Boteach was on a family trip in Iceland when he got the call that Jackson had died. The oldest of his nine children began weeping in the back of the van. Boteach felt anger, rage, which transmuted a few hours later into grief and loss.

He did not attend the funeral. “The circus continues,” he thought when he saw it on TV. “They're gonna make money off of him even when he's dead.”

He has not visited the grave. He is not sure where Jackson is buried, even.

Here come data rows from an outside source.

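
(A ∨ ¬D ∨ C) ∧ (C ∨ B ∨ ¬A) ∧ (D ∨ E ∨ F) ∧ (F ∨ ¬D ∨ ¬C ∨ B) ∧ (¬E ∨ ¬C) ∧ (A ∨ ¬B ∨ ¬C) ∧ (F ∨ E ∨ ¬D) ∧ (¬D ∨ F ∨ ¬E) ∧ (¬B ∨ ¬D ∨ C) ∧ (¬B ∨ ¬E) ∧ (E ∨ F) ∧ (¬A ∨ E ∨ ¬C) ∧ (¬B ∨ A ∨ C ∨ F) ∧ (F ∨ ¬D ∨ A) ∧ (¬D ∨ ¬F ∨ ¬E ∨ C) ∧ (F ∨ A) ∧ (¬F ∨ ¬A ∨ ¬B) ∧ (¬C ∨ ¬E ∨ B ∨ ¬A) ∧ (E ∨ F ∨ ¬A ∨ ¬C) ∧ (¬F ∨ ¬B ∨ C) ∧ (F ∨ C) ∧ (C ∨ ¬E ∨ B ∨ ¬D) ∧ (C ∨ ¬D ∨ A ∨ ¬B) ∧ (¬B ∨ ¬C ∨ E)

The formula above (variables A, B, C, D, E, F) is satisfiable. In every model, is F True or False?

True

Suppose F = False.
(E) alone gives E = True.
(¬C) alone gives C = False.
But (C) is also a unit clause — contradiction.
So every satisfying assignment has F = True.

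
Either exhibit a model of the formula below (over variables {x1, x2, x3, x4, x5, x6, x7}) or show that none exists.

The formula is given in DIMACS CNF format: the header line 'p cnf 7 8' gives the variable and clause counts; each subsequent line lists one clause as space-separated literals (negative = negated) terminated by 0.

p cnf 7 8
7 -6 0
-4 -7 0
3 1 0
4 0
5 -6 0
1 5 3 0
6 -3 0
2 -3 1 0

x1: True, x2: False, x3: False, x4: True, x5: True, x6: False, x7: False

The clause (x4) is unit, so x4 = True.
The clause (¬x7) is unit, so x7 = False.
The clause (¬x6) is unit, so x6 = False.
The clause (¬x3) is unit, so x3 = False.
The clause (x1) is unit, so x1 = True.
No clause remains; x2, x5 are free.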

The things Jackson wanted never happened. Not the official Children's Day holiday, not the museum of toxic childhood celebrity he wanted built in Neverland to chart child stars' trajectory — the rise to prominence and inevitable crash and burn. “He wanted children to learn what celebrity had done to him before they rushed to celebrity themselves.” The rabbi sighs. “But I am not the custodian of Michael Jackson's spiritual legacy. What I am is someone he opened up to.”

The day is growing short and Bo­teach has his own books to publicize and off­spring to tend. They want to go to the beach. He will, he resolves, speak to them later today about his once and former friend, the King of Pop.